Perhaps you are one of them who have curiously asked yourself: what is a patent? If you are an inventor, or owner of a company working with new ideas and technologies you must know the definition of a patent and its processes in order to decide if you could apply for a patent and how to use the patent process.
What is a patent?
A patent is an exclusive right, valid for 20 years to use an invention. A patent will help the inventor prevent others to use the invention, for example, by producing or selling it without permission from the patent owner. Have you found a patented idea that is similar to your innovation and want to find out if it’s any violation involved? Then you could conduct a Patent invalidity search. Any patent violation that was found during a Freedom to Operate search might need to be examined further.
What are the conditions for a patent?
In order to receive a patent your invention must meet several conditions. It must be new, inventive and industrially applicable.
The invention must be new and cannot not be publicly known before it is filed as a patent. It must be new no matter how or where in the world it was made publicly known.
The invention can’t be considered new even if it is you yourself who has used or published it.
The invention must be significantly different from what is already known. The invention idea must not be obvious to a skilled professional in that technical field. Meaning that a new combined already known methods or technology are not necessarily patentable. This is the reason why a patentability search is an important part of the patent application process.
For an invention to be patentable it must be industrially applicable. But what is a patent that is industrially applicable? An invention is considered industrially applicable if it can be produced or utilized in any kind of industry. “Industry” should be understood in its broadest sense, as including not only what is traditionally meant by “industry” but also other activities, such as transport, agriculture, hunting, public services and medical services.

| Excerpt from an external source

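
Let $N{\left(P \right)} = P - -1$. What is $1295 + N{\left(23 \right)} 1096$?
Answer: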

The requirement of industrial applicability also means that an invention which is clearly not practicable regarding well-established laws of nature, for example a perpetual motion machine, is not patentable.
What can’t be patentable?
Many things are not patentable. Few examples of what can’t be protected by a patent:
It can’t only include the following:
- Discovery, scientific theory or mathematical method
- Aesthetic creation
- Scheme, rule or method for performing a mental act, playing a game or doing business, or a computer program
- Presentation of information
- Procedure for surgical or therapeutic treatment, or diagnosis, to be practiced on humans or animals.
- Software and business methods
A computer program or a scheme, rule or method for doing business cannot be patented. However, inventions that are of a technical nature which include a business method, or which are carried out or can be carried out by a computer program, can be patentable.
It is possible to patent genetically modified products, but methods of human cloning are regarded as unethical and are therefore not patentable.
Devices and products for practicing medical methods can be patentable, but the methods themselves are not patentable. This is partly because a patent must not prevent doctors from curing and preventing illnesses and partly because the methods can have different effects on different patients. Therefore, they are not reproducible.
It is not possible to get patents for inventions that are contradicting public order or morality.